2. Change cell phone carrier--a rigamole that really requires a separate post as it involves a long historical record.
3. Exercise at hospital.
[above three are all in the nearby town-32 mi round trip]
4. Deliver a payment for my Telecare group to local bank.
5. Wash clothes, dry and fold. [some are sheets the folding of which wear me out as I am so short.]
6. Cook at least one meal for two, major problem finding one common ingredient two very different people need and LIKE.
7 .Empty dishwasher.
....And if any time is left I have outdoor pots to plant for spring.
Plus the TeleCare group I helped organize, I am in charge of daily operations, which involves a lot of headaches.
Plus I need to schedule yearly carpet cleaning sometime soon.
I am tired just thinking about this. If and when I sit down to enjoy a few minutes on computer, watch television, read my Kindle,etc. I fall asleep and have to watch for a re-run. I routinely watch Dance Moms--thank goodness next week, the previous week' program is rerun before the new program. This happened last night. Unfortunately football games are not usually rerun, which is no fun anyway, as I already know the outcome.

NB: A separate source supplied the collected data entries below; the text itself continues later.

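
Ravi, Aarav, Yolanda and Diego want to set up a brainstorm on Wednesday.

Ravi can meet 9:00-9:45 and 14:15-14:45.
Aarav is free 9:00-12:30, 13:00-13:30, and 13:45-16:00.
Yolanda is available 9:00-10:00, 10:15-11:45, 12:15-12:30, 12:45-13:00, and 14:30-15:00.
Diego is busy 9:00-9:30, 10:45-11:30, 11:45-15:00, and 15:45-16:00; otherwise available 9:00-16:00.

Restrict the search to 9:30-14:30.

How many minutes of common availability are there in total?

Diego free within 09:00–16:00: 09:30–10:45, 11:30–11:45, 15:00–15:45.
Ravi ∩ Aarav: 09:00–09:45, 14:15–14:45.
Ravi ∩ Aarav ∩ Yolanda: 09:00–09:45, 14:30–14:45.
Ravi ∩ Aarav ∩ Yolanda ∩ Diego: 09:30–09:45.
Restricted to 09:30–14:30: 09:30–09:45.
Total common minutes: 15.

15 minutes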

And the frustration I verbally take out on whoever will listen. I don't cry much, but the aggravation, burden and frustration is bringing me close to despair and have had severaa lumps in the throat.
The things I love do like photography are on the back-burner, and a trip to Texas to see family and bluebonnets has been postponed, but I hope gets done. My bucket list doesn't look like it will have any mark-offs.
What does husband do? I really don't know as I am too busy with what I perceive are my duties.
Today I wondered what the terms 'old as you feel,' 'old-timer,' 'old age,' 'ancient,' 'too old to cut the mustard anymore,' and similar but sometimes even less complimentary or demeaning terms mean--where am I on the scale of aging?
Needless to say whatever is golden about age, I do not see today. Nor do I appear to be growing old 'gracefully'--whatever that term means.
I need counseling on growing old, but that would add to my social doctor calendar!!!
If you have some solutions..............
When I find time to post again, perhaps I will try to find one photo from our last vacation to show you. That may be it, too, as something will be calling me to do.